- TNT Promotional Poster
- Genre: Space opera; Drama;
- Created by: J. Michael Straczynski
- Written by: J. Michael Straczynski
- Directed by: Janet Greek
- Starring: Jerry Doyle; Tracy Scoggins; Jeff Conaway; Richard Biggs; Ian McShane; Martin Sheen;
- Theme music composer: Christopher Franke
- Country of origin: United States
- Original language: English

Production
- Executive producers: Douglas Netter; J. Michael Straczynski;
- Producers: John Copeland; Skip Beaudine;
- Cinematography: Fred V. Murphy
- Editor: Suzanne Sternlicht
- Running time: 94 minutes
- Production companies: Babylonian Productions; Warner Bros.

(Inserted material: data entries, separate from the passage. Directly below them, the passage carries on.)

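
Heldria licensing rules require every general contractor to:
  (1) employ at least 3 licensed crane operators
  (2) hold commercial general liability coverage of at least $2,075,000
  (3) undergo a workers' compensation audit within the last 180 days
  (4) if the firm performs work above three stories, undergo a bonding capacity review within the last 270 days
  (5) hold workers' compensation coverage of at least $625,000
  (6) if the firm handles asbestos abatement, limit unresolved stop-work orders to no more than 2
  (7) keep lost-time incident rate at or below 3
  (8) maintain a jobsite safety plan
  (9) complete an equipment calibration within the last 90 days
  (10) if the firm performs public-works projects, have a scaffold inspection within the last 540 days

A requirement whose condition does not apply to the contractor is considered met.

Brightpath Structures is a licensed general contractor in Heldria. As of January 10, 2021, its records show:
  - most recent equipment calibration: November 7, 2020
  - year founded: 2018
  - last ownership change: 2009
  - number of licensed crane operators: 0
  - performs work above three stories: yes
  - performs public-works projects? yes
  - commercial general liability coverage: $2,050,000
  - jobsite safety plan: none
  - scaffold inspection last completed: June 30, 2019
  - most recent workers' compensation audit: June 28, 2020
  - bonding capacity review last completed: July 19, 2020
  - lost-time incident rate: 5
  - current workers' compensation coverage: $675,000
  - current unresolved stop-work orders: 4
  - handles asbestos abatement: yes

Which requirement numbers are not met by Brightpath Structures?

1. licensed crane operators 0 < 3 → not met
2. commercial general liability coverage $2,050,000 < $2,075,000 → not met
3. workers' compensation audit 196 days ago vs limit 180 → not met
4. condition 'performs work above three stories' holds; bonding capacity review 175 days ago vs limit 270 → met
5. workers' compensation coverage $675,000 ≥ $625,000 → met
6. condition 'handles asbestos abatement' holds; unresolved stop-work orders 4 > 2 → not met
7. lost-time incident rate 5 > 3 → not met
8. jobsite safety plan absent → not met
9. equipment calibration 64 days ago vs limit 90 → met
10. condition 'performs public-works projects' holds; scaffold inspection 560 days ago vs limit 540 → not met
Not met: 1, 2, 3, 6, 7, 8, 10

1, 2, 3, 6, 7, 8, 10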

Television;

Original release
- Network: TNT
- Release: November 8, 1998

= Babylon 5: The River of Souls =

Babylon 5: The River of Souls is the third feature-length film set in the Babylon 5 universe. It was originally broadcast on November 8, 1998, on TNT, as one of two films shown over the 1998–1999 season to fill in the gap between the fifth season of Babylon 5 and the spin-off series Crusade.

==Plot synopsis==

After a short absence from Babylon 5, Michael Garibaldi returns to the station to meet with a person in his employ. An archaeologist in search of a means of immortality brings his most recent find to Babylon 5 – an orb containing one billion souls of an extinct race. Within days, a Soul Hunter (Martin Sheen) arrives claiming the orb was stolen from his people. With the assistance of the archaeologist, the souls break free from their captivity in the orb and bring havoc to the station.